GESELLSCHAFT
Pelztiere in China tragen Vielzahl potenziell gefährlicher Viren
Baku, 10. September, AZERTAC
Marderhunde, Nerze und Nagetiere auf chinesischen Pelztierfarmen beherbergen viele potenziell zoonotische Viren – also solche, die vom Tier auf den Menschen überspringen könnten. Die Farmen seien eine zu wenig beachtete mögliche Quelle für neu auftretende Krankheitserreger beim Menschen, schreiben Forschende in einer Studie im Fachjournal „Nature“.
Die Wissenschaftler um Shuo Su von der Fudan-Universität in Shanghai hatten 461 Pelztiere untersucht, die auf Farmen erkrankt und gestorben waren. Sie fanden 125 verschiedene Virusarten, darunter 36 bisher unbekannte und 39 Virusarten, die ein hohes Risiko für eine Übertragung auf andere Arten darstellen. China gehört zu den größten Pelzproduzenten weltweit, wie AZERTAC unter Berufung auf Spiegel berichtete.
Sieben Varianten von Coronaviren - Zu den gefundenen Erregern zählten sieben Varianten von Coronaviren bei Marderhunden und Nerzen, darunter solche, die bisher nur bei Hunden und Fledermäusen nachgewiesen worden waren.
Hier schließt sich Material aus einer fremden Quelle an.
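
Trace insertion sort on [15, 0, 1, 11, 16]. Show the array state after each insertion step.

First element 15 is already 'sorted'
Insert 0: shifted 1 elements -> [0, 15, 1, 11, 16]
Insert 1: shifted 1 elements -> [0, 1, 15, 11, 16]
Insert 11: shifted 1 elements -> [0, 1, 11, 15, 16]
Insert 16: shifted 0 elements -> [0, 1, 11, 15, 16]


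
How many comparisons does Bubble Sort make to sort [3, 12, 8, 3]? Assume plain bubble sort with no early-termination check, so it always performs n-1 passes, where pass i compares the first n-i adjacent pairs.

Pass 1: compare adjacent pairs (0,1)..(2,3) = 3 comparison(s), 2 swap(s) -> [3, 8, 3, 12]
Pass 2: compare adjacent pairs (0,1)..(1,2) = 2 comparison(s), 1 swap(s) -> [3, 3, 8, 12]
Pass 3: compare adjacent pairs (0,1)..(0,1) = 1 comparison(s), 0 swap(s) -> [3, 3, 8, 12]
Total comparisons: 3 + 2 + 1 = 6


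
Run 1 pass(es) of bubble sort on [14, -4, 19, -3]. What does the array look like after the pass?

After pass 1: [-4, 14, -3, 19] (2 swaps)
Total swaps: 2


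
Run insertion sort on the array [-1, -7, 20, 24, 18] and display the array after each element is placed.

First element -1 is already 'sorted'
Insert -7: shifted 1 elements -> [-7, -1, 20, 24, 18]
Insert 20: shifted 0 elements -> [-7, -1, 20, 24, 18]
Insert 24: shifted 0 elements -> [-7, -1, 20, 24, 18]
Insert 18: shifted 2 elements -> [-7, -1, 18, 20, 24]


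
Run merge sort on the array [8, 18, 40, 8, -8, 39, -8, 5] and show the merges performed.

Divide and conquer:
  Merge [8] + [18] -> [8, 18]
  Merge [40] + [8] -> [8, 40]
  Merge [8, 18] + [8, 40] -> [8, 8, 18, 40]
  Merge [-8] + [39] -> [-8, 39]
  Merge [-8] + [5] -> [-8, 5]
  Merge [-8, 39] + [-8, 5] -> [-8, -8, 5, 39]
  Merge [8, 8, 18, 40] + [-8, -8, 5, 39] -> [-8, -8, 5, 8, 8, 18, 39, 40]


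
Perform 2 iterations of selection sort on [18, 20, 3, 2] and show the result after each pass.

Pass 1: Select minimum 2 at index 3, swap -> [2, 20, 3, 18]
Pass 2: Select minimum 3 at index 2, swap -> [2, 3, 20, 18]


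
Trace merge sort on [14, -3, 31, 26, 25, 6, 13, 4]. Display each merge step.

Divide and conquer:
  Merge [14] + [-3] -> [-3, 14]
  Merge [31] + [26] -> [26, 31]
  Merge [-3, 14] + [26, 31] -> [-3, 14, 26, 31]
  Merge [25] + [6] -> [6, 25]
  Merge [13] + [4] -> [4, 13]
  Merge [6, 25] + [4, 13] -> [4, 6, 13, 25]
  Merge [-3, 14, 26, 31] + [4, 6, 13, 25] -> [-3, 4, 6, 13, 14, 25, 26, 31]


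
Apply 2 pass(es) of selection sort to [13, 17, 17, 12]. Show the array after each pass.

Pass 1: Select minimum 12 at index 3, swap -> [12, 17, 17, 13]
Pass 2: Select minimum 13 at index 3, swap -> [12, 13, 17, 17]


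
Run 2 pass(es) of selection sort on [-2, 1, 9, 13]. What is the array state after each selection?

Pass 1: Select minimum -2 at index 0, swap -> [-2, 1, 9, 13]
Pass 2: Select minimum 1 at index 1, swap -> [-2, 1, 9, 13]


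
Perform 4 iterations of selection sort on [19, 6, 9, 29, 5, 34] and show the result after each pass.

Pass 1: Select minimum 5 at index 4, swap -> [5, 6, 9, 29, 19, 34]
Pass 2: Select minimum 6 at index 1, swap -> [5, 6, 9, 29, 19, 34]
Pass 3: Select minimum 9 at index 2, swap -> [5, 6, 9, 29, 19, 34]
Pass 4: Select minimum 19 at index 4, swap -> [5, 6, 9, 19, 29, 34]


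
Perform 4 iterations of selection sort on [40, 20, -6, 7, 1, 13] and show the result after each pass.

Pass 1: Select minimum -6 at index 2, swap -> [-6, 20, 40, 7, 1, 13]
Pass 2: Select minimum 1 at index 4, swap -> [-6, 1, 40, 7, 20, 13]
Pass 3: Select minimum 7 at index 3, swap -> [-6, 1, 7, 40, 20, 13]
Pass 4: Select minimum 13 at index 5, swap -> [-6, 1, 7, 13, 20, 40]


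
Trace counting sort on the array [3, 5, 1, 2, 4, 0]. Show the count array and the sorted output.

Count array: [1, 1, 1, 1, 1, 1]
(count[i] = number of elements equal to i)
Cumulative count: [1, 2, 3, 4, 5, 6]
Sorted: [0, 1, 2, 3, 4, 5]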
In Meerschweinchen, Nerzen und Bisamratten wurden drei Subtypen des Influenza-A-Virus (H1N2, H5N6, H6N2) nachgewiesen. Diese Subtypen sind für ihr pandemisches Potenzial bekannt, wie die Forschenden erläutern.
Gefunden wurden bei Meerschweinchen auch Erreger wie das Japanische Enzephalitis-Virus und Säugetier-Orthoreoviren, die auch Menschen infizieren können. Eine Japanische Enzephalitis kann dauerhafte psychiatrisch-neurologische Schädigungen wie schwere motorische, kognitive und sprachliche Defizite oder wiederkehrende Krampfanfälle zur Folge haben. Ein Teil der Erkrankten stirbt. Säugetier-Orthoreoviren infizieren die Atemwege und den Magen-Darm-Trakt.
Stärkere Überwachung gefordert - Die Haltung von Pelztieren könne die öffentliche Gesundheit bedrohen, schreibt das Team um Shuo Su. Die Nähe von Farmtieren, Wildtieren und Menschen biete ideale Bedingungen für die Übertragung von Viren. Angesichts ihrer Funde fordern die Wissenschaftler eine verstärkte Überwachung und Regulation der Pelztierhaltung.
Der Weg über die Pelzindustrie gehört zu den verschiedenen Hypothesen zur Herkunft des Coronavirus Sars-CoV-2. Der Berliner Virologe Christian Drosten sieht diesen Weg als plausibelste Quelle an, unter anderem, weil der Ursprung der ersten Sars-Epidemie in den Jahren 2002/03 bei Marderhunden und Schleichkatzen als Übergangswirten lag.
Millionen Nerzfelle im Jahr - Mit Blick auf Influenzaviren hatte der Vizepräsident des Friedrich-Loeffler-Instituts (FLI), Martin Beer, kürzlich gesagt, dass Pelztierfarmen ein Faktor seien, „der lange viel zu wenig im Blick war“. Analysen aus China zufolge kursierten bei Tieren dort alle möglichen Influenzaviren, was zu einem potenziell gefährlichen Gemisch führen könne.
In Dänemark und den Niederlanden sei die Haltung nach zahlreichen Coronainfektionen bei Pelztieren im Zuge der Pandemie noch immer gestoppt, in Deutschland gebe es ohnehin keine. In Finnland würden solche Farmen nach Problemen mit Sars-CoV-2 und H5N1 umfassend überwacht.
„Doch es gibt viele Pelztiere in Ländern mit sehr wenig Überwachung“, gab Beer zu bedenken. China zum Beispiel produziere einige Millionen Nerzfelle jährlich. Hinzu kämen unter anderem Millionen Marderhunde und Füchse. Auch Belarus sei ein großer Produzent ohne transparente Überwachung.